Wieder fit und genesen ist Gesundheitsminister Rudolf Anschober (Grüne) am Dienstag gegen Fake News und Verschwörungsmythen in Sachen Corona zu Felde gezogen. Dabei stellte er klar, dass sich Österreich nicht von Falschmeldungen und „alternativen Wahrheiten“ spalten lassen dürfe - auch wenn die zunehmende Aggressivität in diesem Punkt durchaus Anlass zur Sorge gebe. Anschober selbst hat deswegen, konkret wegen zunehmender Drohungen gegen ihn, seit einiger Zeit auch Personenschutz.
Es sei durchaus verständlich, dass Sorgen und Ängste oft dominierend sind, so der Minister: „Nichts ist mehr, wie es war. Selbstverständlichkeiten und Normalität sind nicht mehr möglich - das zerrt natürlich am Nervenkostüm.“ Die Menschen seien zunehmend verunsichert, „viele wollen auch von dem Thema Corona nichts mehr hören“.

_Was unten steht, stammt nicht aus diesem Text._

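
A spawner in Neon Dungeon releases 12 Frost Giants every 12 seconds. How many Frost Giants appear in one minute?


Spawns per minute = count * (60 / interval)
= 12 * (60 / 12)
= 12 * 5.0
= 60.0

60.0 per minute


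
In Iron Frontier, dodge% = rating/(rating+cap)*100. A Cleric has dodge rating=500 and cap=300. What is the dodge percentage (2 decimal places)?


dodge% = 500 / (500 + 300) * 100
= 500 / 800 * 100
= 0.625 * 100
= 62.50%

62.50%


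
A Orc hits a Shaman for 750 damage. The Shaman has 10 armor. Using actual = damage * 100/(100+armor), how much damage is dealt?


actual = 750 * 100 / (100 + 10)
= 750 * 100 / 110
= 75000 / 110
= 681.82

681.82 damage


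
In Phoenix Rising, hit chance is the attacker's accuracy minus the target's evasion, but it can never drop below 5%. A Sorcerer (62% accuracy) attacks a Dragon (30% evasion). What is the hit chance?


accuracy - evasion = 62 - 30 = 32
Apply floor: max(32, 5) = 32
Hit chance = 32%

32%


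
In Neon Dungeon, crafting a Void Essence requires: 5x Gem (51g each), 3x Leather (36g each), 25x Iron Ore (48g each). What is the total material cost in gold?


Cost breakdown:
  Gem: 5 * 51 = 255
  Leather: 3 * 36 = 108
  Iron Ore: 25 * 48 = 1200
Total = 255 + 108 + 1200 = 1563

1563 gold


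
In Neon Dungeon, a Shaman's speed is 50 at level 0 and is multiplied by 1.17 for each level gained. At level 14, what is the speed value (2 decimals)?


value = base * growth^level
= 50 * 1.17^14
= 50 * 9.007454
= 450.37

450.37 speed


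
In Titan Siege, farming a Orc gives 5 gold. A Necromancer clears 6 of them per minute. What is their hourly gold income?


Gold per minute = 5 * 6 = 30
Gold per hour = 30 * 60 = 1800

1800 gold/hour


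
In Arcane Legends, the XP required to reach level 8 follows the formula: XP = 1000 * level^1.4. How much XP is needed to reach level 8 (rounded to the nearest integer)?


XP = 1000 * level^1.4
Substitute level = 8:
XP = 1000 * 8^1.4
= 1000 * 18.3792
= 18379

18379 XP


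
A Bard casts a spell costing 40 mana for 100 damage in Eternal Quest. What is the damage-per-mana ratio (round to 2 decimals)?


Efficiency = damage / mana
= 100 / 40
= 2.50

2.50 dmg/mana


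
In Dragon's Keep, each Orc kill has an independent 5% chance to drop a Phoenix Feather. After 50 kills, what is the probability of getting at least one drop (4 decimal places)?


P(at least one) = 1 - P(none) = 1 - (1-p)^n
p = 5/100 = 0.05
1 - p = 0.95
(1 - p)^50 = 0.95^50 = 0.076945
P(at least one) = 1 - 0.076945 = 0.9231

0.9231


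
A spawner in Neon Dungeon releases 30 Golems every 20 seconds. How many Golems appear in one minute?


Spawns per minute = count * (60 / interval)
= 30 * (60 / 20)
= 30 * 3.0
= 90.0

90.0 per minute


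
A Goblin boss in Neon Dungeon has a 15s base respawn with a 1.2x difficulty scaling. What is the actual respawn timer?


Respawn time = base * multiplier
= 15 * 1.2
= 18.0 seconds

18.0 seconds


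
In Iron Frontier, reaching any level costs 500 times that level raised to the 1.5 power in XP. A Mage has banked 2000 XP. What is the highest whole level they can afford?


XP = 500 * level^1.5, so level = (XP / 500)^(1/1.5)
= (2000 / 500)^(1/1.5)
= 4.0^0.6667
= 2.5198
Floor: level = 2

level 2


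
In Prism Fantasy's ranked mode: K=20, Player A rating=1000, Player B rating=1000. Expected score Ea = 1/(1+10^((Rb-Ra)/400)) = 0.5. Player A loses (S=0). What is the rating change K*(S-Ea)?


Elo update: delta = K * (S - Ea), where S = 0 (loses)
S - Ea = 0 - 0.5 = -0.5
Rating change = 20 * -0.5
= -10.00

-10.00 rating points


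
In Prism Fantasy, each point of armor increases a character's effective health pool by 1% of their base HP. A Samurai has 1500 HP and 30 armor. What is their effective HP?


EHP = 1500 * (1 + 30/100)
= 1500 * (1 + 0.3)
= 1500 * 1.3
= 1950.0

1950.0 EHP


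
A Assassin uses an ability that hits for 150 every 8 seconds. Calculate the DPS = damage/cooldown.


DPS = damage / cooldown
= 150 / 8
= 18.75

18.75 DPS


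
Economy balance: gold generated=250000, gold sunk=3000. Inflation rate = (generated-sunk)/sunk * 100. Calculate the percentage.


Net gold = 250000 - 3000 = 247000
Inflation rate = net / sunk * 100 = 247000 / 3000 * 100
= 82.333333 * 100
= 8233.33%

8233.33%


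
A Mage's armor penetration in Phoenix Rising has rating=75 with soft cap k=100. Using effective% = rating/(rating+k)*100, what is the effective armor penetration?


effective% = rating / (rating + k) * 100
= 75 / (75 + 100) * 100
= 75 / 175 * 100
= 0.428571 * 100
= 42.86%

42.86%


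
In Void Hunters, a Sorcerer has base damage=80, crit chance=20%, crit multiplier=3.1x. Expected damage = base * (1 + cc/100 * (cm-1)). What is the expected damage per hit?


E[dmg] = base * (1 + crit_chance * (crit_mult - 1))
cc as decimal = 20/100 = 0.2
cm - 1 = 3.1 - 1 = 2.1
Bonus factor = 0.2 * 2.1 = 0.42
Total multiplier = 1 + 0.42 = 1.42
Expected damage = 80 * 1.42 = 113.60

113.60 damage


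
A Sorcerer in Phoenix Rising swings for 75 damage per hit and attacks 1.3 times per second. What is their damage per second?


DPS = damage * attack_speed
= 75 * 1.3
= 97.5

97.5 DPS


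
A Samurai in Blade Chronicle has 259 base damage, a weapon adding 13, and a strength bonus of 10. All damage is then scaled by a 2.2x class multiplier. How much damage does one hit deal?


Sum base + weapon + str = 259 + 13 + 10 = 282
Multiply by 2.2:
282 * 2.2 = 620.4

620.4 damage


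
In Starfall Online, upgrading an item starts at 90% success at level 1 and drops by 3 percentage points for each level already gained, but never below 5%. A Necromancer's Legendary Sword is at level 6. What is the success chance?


raw_rate = 90 - 3 * (6 - 1)
= 90 - 3 * 5
= 90 - 15
= 75
Apply floor: max(75, 5) = 75%

75%


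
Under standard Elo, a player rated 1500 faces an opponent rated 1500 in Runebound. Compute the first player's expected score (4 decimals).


Elo expected score: Ea = 1/(1 + 10^((Rb-Ra)/400))
Rb - Ra = 1500 - 1500 = 0
(Rb-Ra)/400 = 0/400 = 0.0
10^0.0 = 1.0
Ea = 1/(1 + 1.0) = 1/2.0 = 0.5000

0.5000


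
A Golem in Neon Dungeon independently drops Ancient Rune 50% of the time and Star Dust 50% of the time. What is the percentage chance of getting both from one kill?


For independent events, P(both) = P(A) * P(B)
= 50% * 50%
= 2500 / 100 %
= 25.0%

25.0%


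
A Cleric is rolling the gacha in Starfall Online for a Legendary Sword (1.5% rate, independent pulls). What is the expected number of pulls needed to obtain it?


Expected pulls for a geometric distribution = 1/p = 100 / rate%
= 100 / 1.5
= 66.67

66.67 pulls


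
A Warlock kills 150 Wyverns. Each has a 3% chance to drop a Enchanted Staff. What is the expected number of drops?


Expected drops = kills * (drop_rate / 100)
= 150 * (3 / 100)
= 150 * 0.03
= 4.5

4.5 drops


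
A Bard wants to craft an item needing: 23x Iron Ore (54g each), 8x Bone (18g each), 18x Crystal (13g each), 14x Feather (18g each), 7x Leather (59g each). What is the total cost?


Cost breakdown:
  Iron Ore: 23 * 54 = 1242
  Bone: 8 * 18 = 144
  Crystal: 18 * 13 = 234
  Feather: 14 * 18 = 252
  Leather: 7 * 59 = 413
Total = 1242 + 144 + 234 + 252 + 413 = 2285

2285 gold


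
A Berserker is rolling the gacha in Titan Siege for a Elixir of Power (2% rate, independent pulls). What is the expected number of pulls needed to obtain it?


Expected pulls for a geometric distribution = 1/p = 100 / rate%
= 100 / 2
= 50.0

50.0 pulls


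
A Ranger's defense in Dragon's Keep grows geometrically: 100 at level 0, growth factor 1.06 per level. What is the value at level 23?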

„Wir sind alle Teil der Lösung“
Deswegen müsse man aufklären, um eine Spaltung der Gesellschaft durch „Fake News und alternative Wahrheiten“ zu verhindern, betonte Anschober: „Gerade jetzt braucht es Zusammenhalt. Wir sind alle Teil der Lösung. Es gibt nur einen Gegner und der ist die Krankheit Covid-19 - darauf müssen wir uns konzentrieren.“
„Viele sind es leid“
Andre Wolf vom Verein Mimikama, der sich seit zehn Jahren der Aufklärung von Internet-Mythen und Falschmeldungen widmet, sagte anschließend, man sei mittlerweile in einer Phase der Übersättigung angekommen, was die Corona-Nachrichten sowie die Impfthematik angehe: „Viele Menschen sind es Leid und zeigen bereits auch Desinteresse.“
Die meisten Verschwörungslegenden rund um das Coronavirus seien Mitte bis Ende des vergangenen Jahres aufgetaucht und würden durchaus die Gefühlslage der Menschen widerspiegeln, so Wolf: „Mit Faktenchecks kam man da kaum mehr hinterher, weil sich ein Verschwörungsmythos jenseits der Faktenebene abspielt. Es fand dann generell eine Radikalisierung statt, Ängste wurden weiter aufgebaut.“
Wir müssen aufpassen, dass die bewusst gestreuten Mythen nicht die Radikalisierung vorantreiben.
Andre Wolf, Verein Mimikama
Abseits der virtuellen Welt seien die Demos größer und gewaltbereiter geworden, in Deutschland wurden Brandsätze auf das Robert-Koch-Institut geworfen. Um solchen Entwicklungen gegenzusteuern, müsse man die Menschen dazu bringen, diese Falschmeldungen kritisch zu hinterfragen und selber zu Faktenprüfern zu werden, sagte Wolf.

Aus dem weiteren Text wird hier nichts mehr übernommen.